As a photographer I should only give a little to no explanation of the piece. I should have taken the time to create a photograph that should say it all without writing it down. Think about it, have you ever looked at a photograph by Ansel Adams, Edward Weston , Dorthea Lange and not get the message of what they are trying to say? For that matter just look at any top photographer’s work and you should see the message of their work. Isn’t that why we are creating photographs? To say something about what is important to us? As a creator of the photograph we should be crafting the work that makes the viewer think and feel what you feel. Your message whether big or small should be conveyed on the surface of the paper, otherwise it is just a snapshot.

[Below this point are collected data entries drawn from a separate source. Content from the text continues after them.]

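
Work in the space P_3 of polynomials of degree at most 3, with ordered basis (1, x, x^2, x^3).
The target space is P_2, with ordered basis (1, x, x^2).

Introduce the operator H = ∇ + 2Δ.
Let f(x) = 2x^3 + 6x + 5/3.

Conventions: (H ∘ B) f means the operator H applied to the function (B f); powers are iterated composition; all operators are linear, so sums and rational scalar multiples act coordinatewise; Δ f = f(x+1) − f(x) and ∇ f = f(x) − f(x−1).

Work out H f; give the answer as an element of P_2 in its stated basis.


∇ f = 6x^2 - 6x + 8
Δ f = 6x^2 + 6x + 8
(2Δ) f = 12x^2 + 12x + 16
(∇ + 2Δ) f = 18x^2 + 6x + 24

g(x) = 18x^2 + 6x + 24


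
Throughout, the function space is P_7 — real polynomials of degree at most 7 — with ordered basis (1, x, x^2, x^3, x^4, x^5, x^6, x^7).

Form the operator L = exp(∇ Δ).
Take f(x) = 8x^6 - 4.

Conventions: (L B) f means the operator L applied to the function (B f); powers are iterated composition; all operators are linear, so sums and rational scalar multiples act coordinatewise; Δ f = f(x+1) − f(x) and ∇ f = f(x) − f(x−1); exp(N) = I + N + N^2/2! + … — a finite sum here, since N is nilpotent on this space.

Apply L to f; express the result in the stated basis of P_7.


g(x) = 8x^6 + 240x^4 + 1680x^2 + 1452

order-1 term: 240x^4 + 240x^2 + 16
order-2 term: 1440x^2 + 480
order-3 term: 960
the series for exp(∇ Δ) f terminates at order 3
exp(∇ Δ) f = 8x^6 + 240x^4 + 1680x^2 + 1452


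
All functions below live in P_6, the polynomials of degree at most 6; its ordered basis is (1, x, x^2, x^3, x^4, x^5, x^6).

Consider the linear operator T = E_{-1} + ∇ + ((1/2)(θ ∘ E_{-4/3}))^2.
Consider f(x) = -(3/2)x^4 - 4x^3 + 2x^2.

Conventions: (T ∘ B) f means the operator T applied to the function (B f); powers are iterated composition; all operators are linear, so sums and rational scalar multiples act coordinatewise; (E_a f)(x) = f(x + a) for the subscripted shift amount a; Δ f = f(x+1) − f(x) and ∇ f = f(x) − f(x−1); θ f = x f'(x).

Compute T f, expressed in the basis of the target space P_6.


E_{-1} f = -(3/2)x^4 + 2x^3 + 5x^2 - 10x + 9/2
∇ f = -6x^3 - 3x^2 + 10x - 9/2
E_{-4/3} f = -(3/2)x^4 + 4x^3 + 2x^2 - (112/9)x + 224/27
θ E_{-4/3} f = -6x^4 + 12x^3 + 4x^2 - (112/9)x
((1/2)(θ ∘ E_{-4/3})) f = -3x^4 + 6x^3 + 2x^2 - (56/9)x
E_{-4/3} ((1/2)(θ ∘ E_{-4/3})) f = -3x^4 + 22x^3 - 54x^2 + (440/9)x - 320/27
θ E_{-4/3} ((1/2)(θ ∘ E_{-4/3})) f = -12x^4 + 66x^3 - 108x^2 + (440/9)x
((1/2)(θ ∘ E_{-4/3})) ((1/2)(θ ∘ E_{-4/3})) f = -6x^4 + 33x^3 - 54x^2 + (220/9)x
(E_{-1} + ∇ + ((1/2)(θ ∘ E_{-4/3}))^2) f = -(15/2)x^4 + 29x^3 - 52x^2 + (220/9)x

the result is g(x) = -(15/2)x^4 + 29x^3 - 52x^2 + (220/9)x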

So what has moved me to this stage in my work? I would have to say it is because I was not happy with all that I have created and I needed to change that. I am not consistent, focused or have a clear mission to my work. I just photograph one thing and move on to the next. I don’t always look at how I frame it, what I include or exclude in the frame. Are the lines, shapes, color or contrasts moving the eye around the piece? I have asked myself why am I rarely moved by my images in the same way I am moved by other photographers. I don’t feel bad about what I have or haven’t done, I just need more. I need to have at least my wife say “I want that on my wall.” Tidbit about my wife, she is very particular about photography. She has a background in portrait photography and had earned enough points at our company to be a Master Craftsman. (Points were based similarly to the PPA requirements) So, yes very hard to pass off crap or half crap to her.

Roughly two weeks ago I picked up a book by David DuChemin called “Photographically Speaking.” This book is a great review of all that is important in to what makes a great photograph. So far I have read about have the book and feel I need to start anew with my craft. It has challenged me to look at what I have created and define that work based off the rules of good design.

So I am on a photographic journey to improve my skills as a communicator in photography. I want to refine my skill as a photographer so the messages I send out are easily read by the viewer. I want to create a photograph that moves people to see what I see, feel what I feel, and explore farther or other directions then I had. I have one goal to complete in my life time with my work and I want to complete it. And if I continue to do what I have always done, I will not come anywhere near that goal. I will have failed and pass incomplete. I can’t do that and this is what I plan to do. First keep reading; this book is great and I recommend this to anyone. Second; blog about what I am learning. If you want to strengthen the skill you have learned, teach someone else. Third; create assignments that build on design principles taught in the book; Forth; create a flicker group that has assignments and critiques the work each. Through these steps I hope to get better at what I do as well as help others to do the same.